Unfortunately, most trial court judges do not want to call BS on this kind of thing.

Jaime McCord Reply

Posted Apr 04, 2021 at 12:25:14

If the officer misread tag or gave wrong tag number and it doesn’t come back to that vehicle is that stop illegal?

Sean A. Black Reply

Posted Apr 05, 2021 at 06:36:34

If the officer made a mistake in writing down or entering the tag number, that does not necessarily make the stop illegal. There are particular facts that would have to be explored.

Alfred Robinson Reply

Posted Jun 09, 2021 at 00:35:25

I was pulled for the 3rd time in a month by a officer. The 3rd time my temporary tag fell off and the officer pulled me over, towed my car searched 3 times, including under my testicles, feet, under hat. The 4 search a officer found a residue baggie that tested positive for fentinol. Was this legal??

Sean A. Black Reply

Posted Jun 09, 2021 at 06:22:57

For traffic stops, the issue is whether the officer can give a reason for conducting the stop. A missing, obscured, or damaged tag would be a valid reason for a stop.

There are typically two ways that a search occurs after that: consent and probable cause. Without knowing more, including the officer’s report, it is hard for me to answer whether there was consent or probable cause. The type of invasive search you describe is pretty unusual.

Another possibility is if you are under a bond condition or probation conditions which includes a Fourth Amendment waiver, you could be subject to stop without consent or probable cause.

April McCall Reply

Posted Jun 19, 2021 at 12:29:40

I was pulled over. Of course, I was driving. In addition to that the owner was also in the car. The officer noticed the covering/ frame on the car and hit his lights, proceeded to the passenger side said nothing to me.. Only to the owner and then issued me the tag frame ticket. Is this legal?

Stephe Reply

Posted Jun 21, 2021 at 02:09:38

A cop pulled me over today and the reason he did was when he ran my plate he said it belong to a black camaro not a red one. He said, he thought maybe it could of been stolen. If he ran my plates and it wasn’t reported stolen why would he be able to assume that? In turn being able to pull me over for it?

Sean A. Black Reply

Posted Jun 21, 2021 at 08:26:35

As I have said, there is very little other than departmental policy to prevent an on-duty officer from running anyone’s tag number. Most departmental policies allow for that. With license plate readers, it can happen hundreds of times per hour.
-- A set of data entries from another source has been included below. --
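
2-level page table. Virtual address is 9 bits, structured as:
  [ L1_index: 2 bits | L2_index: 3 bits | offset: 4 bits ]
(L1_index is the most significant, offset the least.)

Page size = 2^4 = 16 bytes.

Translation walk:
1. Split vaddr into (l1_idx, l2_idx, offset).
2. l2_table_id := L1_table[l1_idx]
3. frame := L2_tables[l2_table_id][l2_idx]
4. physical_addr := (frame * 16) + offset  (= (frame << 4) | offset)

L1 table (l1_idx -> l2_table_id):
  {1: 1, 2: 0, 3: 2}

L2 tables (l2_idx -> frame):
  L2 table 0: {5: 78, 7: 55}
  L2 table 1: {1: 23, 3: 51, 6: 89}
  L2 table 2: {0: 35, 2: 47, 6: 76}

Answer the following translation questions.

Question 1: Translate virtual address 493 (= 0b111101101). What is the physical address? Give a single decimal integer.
Answer: 1229

Derivation:
vaddr = 493 = 0b111101101
Split: l1_idx=3, l2_idx=6, offset=13
L1[3] = 2
L2[2][6] = 76
paddr = 76 * 16 + 13 = 1229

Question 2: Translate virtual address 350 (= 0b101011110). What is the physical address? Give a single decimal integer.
Answer: 1262

Derivation:
vaddr = 350 = 0b101011110
Split: l1_idx=2, l2_idx=5, offset=14
L1[2] = 0
L2[0][5] = 78
paddr = 78 * 16 + 14 = 1262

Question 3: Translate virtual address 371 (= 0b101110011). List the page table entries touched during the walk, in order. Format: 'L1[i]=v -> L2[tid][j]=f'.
Answer: L1[2]=0 -> L2[0][7]=55

Derivation:
vaddr = 371 = 0b101110011
Split: l1_idx=2, l2_idx=7, offset=3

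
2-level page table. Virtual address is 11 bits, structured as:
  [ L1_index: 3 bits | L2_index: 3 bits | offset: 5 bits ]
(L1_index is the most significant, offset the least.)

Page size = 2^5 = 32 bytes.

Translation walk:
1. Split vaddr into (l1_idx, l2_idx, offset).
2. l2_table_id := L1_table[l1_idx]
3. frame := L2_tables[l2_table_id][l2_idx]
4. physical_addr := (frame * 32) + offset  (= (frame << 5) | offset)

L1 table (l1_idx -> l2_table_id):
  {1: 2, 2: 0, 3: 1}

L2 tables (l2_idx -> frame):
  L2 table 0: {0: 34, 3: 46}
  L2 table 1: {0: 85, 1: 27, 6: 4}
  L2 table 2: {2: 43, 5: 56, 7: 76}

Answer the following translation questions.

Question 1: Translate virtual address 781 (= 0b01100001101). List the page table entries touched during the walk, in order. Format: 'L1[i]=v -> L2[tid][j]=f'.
Answer: L1[3]=1 -> L2[1][0]=85

Derivation:
vaddr = 781 = 0b01100001101
Split: l1_idx=3, l2_idx=0, offset=13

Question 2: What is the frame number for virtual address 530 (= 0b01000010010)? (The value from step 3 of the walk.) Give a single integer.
Answer: 34

Derivation:
vaddr = 530: l1_idx=2, l2_idx=0
L1[2] = 0; L2[0][0] = 34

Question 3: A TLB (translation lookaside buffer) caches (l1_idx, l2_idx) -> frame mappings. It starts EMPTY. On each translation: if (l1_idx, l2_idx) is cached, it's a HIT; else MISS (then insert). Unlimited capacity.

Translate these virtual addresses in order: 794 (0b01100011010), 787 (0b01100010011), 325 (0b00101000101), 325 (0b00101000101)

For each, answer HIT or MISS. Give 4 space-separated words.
vaddr=794: (3,0) not in TLB -> MISS, insert
vaddr=787: (3,0) in TLB -> HIT
vaddr=325: (1,2) not in TLB -> MISS, insert
vaddr=325: (1,2) in TLB -> HIT

Answer: MISS HIT MISS HIT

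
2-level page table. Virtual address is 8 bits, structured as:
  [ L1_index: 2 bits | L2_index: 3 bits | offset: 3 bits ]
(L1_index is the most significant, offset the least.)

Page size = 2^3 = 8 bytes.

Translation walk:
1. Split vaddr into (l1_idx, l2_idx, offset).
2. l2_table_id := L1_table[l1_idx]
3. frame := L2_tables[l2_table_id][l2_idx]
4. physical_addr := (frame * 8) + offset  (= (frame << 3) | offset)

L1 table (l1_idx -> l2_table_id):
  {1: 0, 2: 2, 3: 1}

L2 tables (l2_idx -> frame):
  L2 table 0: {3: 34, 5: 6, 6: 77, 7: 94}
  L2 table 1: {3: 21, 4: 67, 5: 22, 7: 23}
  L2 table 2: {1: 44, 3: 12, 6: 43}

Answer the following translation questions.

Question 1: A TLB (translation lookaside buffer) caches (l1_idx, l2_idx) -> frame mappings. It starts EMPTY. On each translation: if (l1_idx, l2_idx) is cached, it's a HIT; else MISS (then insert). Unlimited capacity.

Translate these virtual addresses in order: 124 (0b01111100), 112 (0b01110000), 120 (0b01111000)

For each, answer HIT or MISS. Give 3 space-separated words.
vaddr=124: (1,7) not in TLB -> MISS, insert
vaddr=112: (1,6) not in TLB -> MISS, insert
vaddr=120: (1,7) in TLB -> HIT

Answer: MISS MISS HIT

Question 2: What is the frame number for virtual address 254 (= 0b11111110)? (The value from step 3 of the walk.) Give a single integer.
vaddr = 254: l1_idx=3, l2_idx=7
L1[3] = 1; L2[1][7] = 23

Answer: 23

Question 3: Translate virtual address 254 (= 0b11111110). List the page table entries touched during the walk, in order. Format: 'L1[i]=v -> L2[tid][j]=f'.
vaddr = 254 = 0b11111110
Split: l1_idx=3, l2_idx=7, offset=6

Answer: L1[3]=1 -> L2[1][7]=23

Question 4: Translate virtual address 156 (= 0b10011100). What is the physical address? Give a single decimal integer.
vaddr = 156 = 0b10011100
Split: l1_idx=2, l2_idx=3, offset=4
L1[2] = 2
L2[2][3] = 12
paddr = 12 * 8 + 4 = 100

Answer: 100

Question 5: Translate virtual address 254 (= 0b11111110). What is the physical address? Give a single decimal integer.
Answer: 190

Derivation:
vaddr = 254 = 0b11111110
Split: l1_idx=3, l2_idx=7, offset=6
L1[3] = 1
L2[1][7] = 23
paddr = 23 * 8 + 6 = 190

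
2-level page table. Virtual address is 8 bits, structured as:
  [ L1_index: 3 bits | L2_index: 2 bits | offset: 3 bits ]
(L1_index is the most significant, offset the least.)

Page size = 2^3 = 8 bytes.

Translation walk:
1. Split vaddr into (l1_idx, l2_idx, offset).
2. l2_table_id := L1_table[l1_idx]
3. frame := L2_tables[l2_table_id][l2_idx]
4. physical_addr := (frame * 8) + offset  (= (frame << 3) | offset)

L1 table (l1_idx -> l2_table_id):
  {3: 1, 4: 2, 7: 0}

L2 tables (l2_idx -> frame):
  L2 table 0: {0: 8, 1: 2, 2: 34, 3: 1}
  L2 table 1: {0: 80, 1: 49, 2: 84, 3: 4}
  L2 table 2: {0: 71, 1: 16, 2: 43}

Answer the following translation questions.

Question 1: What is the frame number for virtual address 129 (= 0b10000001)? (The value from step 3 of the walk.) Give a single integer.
vaddr = 129: l1_idx=4, l2_idx=0
L1[4] = 2; L2[2][0] = 71

Answer: 71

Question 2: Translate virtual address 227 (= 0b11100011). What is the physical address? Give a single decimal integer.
vaddr = 227 = 0b11100011
Split: l1_idx=7, l2_idx=0, offset=3
L1[7] = 0
L2[0][0] = 8
paddr = 8 * 8 + 3 = 67

Answer: 67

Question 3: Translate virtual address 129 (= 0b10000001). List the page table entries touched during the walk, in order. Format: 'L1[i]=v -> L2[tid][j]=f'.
vaddr = 129 = 0b10000001
Split: l1_idx=4, l2_idx=0, offset=1

Answer: L1[4]=2 -> L2[2][0]=71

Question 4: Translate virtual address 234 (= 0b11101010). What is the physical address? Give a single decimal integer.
Answer: 18

Derivation:
vaddr = 234 = 0b11101010
Split: l1_idx=7, l2_idx=1, offset=2
L1[7] = 0
L2[0][1] = 2
paddr = 2 * 8 + 2 = 18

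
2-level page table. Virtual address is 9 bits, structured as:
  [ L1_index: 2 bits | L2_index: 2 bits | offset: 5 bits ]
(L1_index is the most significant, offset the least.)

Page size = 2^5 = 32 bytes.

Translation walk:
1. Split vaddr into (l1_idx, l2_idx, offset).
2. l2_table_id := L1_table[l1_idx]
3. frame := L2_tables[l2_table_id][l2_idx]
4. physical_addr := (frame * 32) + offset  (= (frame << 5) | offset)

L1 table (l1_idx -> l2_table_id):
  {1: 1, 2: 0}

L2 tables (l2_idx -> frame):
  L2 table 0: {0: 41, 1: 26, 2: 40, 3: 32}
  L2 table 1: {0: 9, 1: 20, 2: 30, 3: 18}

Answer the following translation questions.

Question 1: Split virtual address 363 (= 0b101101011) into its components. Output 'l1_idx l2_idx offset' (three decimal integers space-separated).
vaddr = 363 = 0b101101011
  top 2 bits -> l1_idx = 2
  next 2 bits -> l2_idx = 3
  bottom 5 bits -> offset = 11

Answer: 2 3 11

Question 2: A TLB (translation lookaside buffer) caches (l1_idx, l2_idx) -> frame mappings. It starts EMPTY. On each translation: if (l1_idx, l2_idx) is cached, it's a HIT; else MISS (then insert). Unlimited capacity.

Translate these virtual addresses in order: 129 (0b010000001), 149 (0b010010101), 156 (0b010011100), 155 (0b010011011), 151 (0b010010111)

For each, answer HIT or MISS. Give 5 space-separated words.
Answer: MISS HIT HIT HIT HIT

Derivation:
vaddr=129: (1,0) not in TLB -> MISS, insert
vaddr=149: (1,0) in TLB -> HIT
vaddr=156: (1,0) in TLB -> HIT
vaddr=155: (1,0) in TLB -> HIT
vaddr=151: (1,0) in TLB -> HIT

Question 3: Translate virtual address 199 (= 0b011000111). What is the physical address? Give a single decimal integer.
Answer: 967

Derivation:
vaddr = 199 = 0b011000111
Split: l1_idx=1, l2_idx=2, offset=7
L1[1] = 1
L2[1][2] = 30
paddr = 30 * 32 + 7 = 967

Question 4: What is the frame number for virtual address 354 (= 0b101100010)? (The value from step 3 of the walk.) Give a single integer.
Answer: 32

Derivation:
vaddr = 354: l1_idx=2, l2_idx=3
L1[2] = 0; L2[0][3] = 32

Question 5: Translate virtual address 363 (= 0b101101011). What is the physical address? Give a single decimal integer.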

However, when a plate comes back with no “hits,” there ceases to be a reason to pull it over unless some violation is occurred.

Sean A. Black Reply

Posted Jun 21, 2021 at 08:29:00

The officer can approach the vehicle from either side. Some will say that it is for officer safety if there is moderate or heavy traffic. Others say that it gives them a chance to assess the other persons in the vehicle. So long as the time spent is not extended beyond what is necessary for the observed violation, there is very little that can be said about the tactic.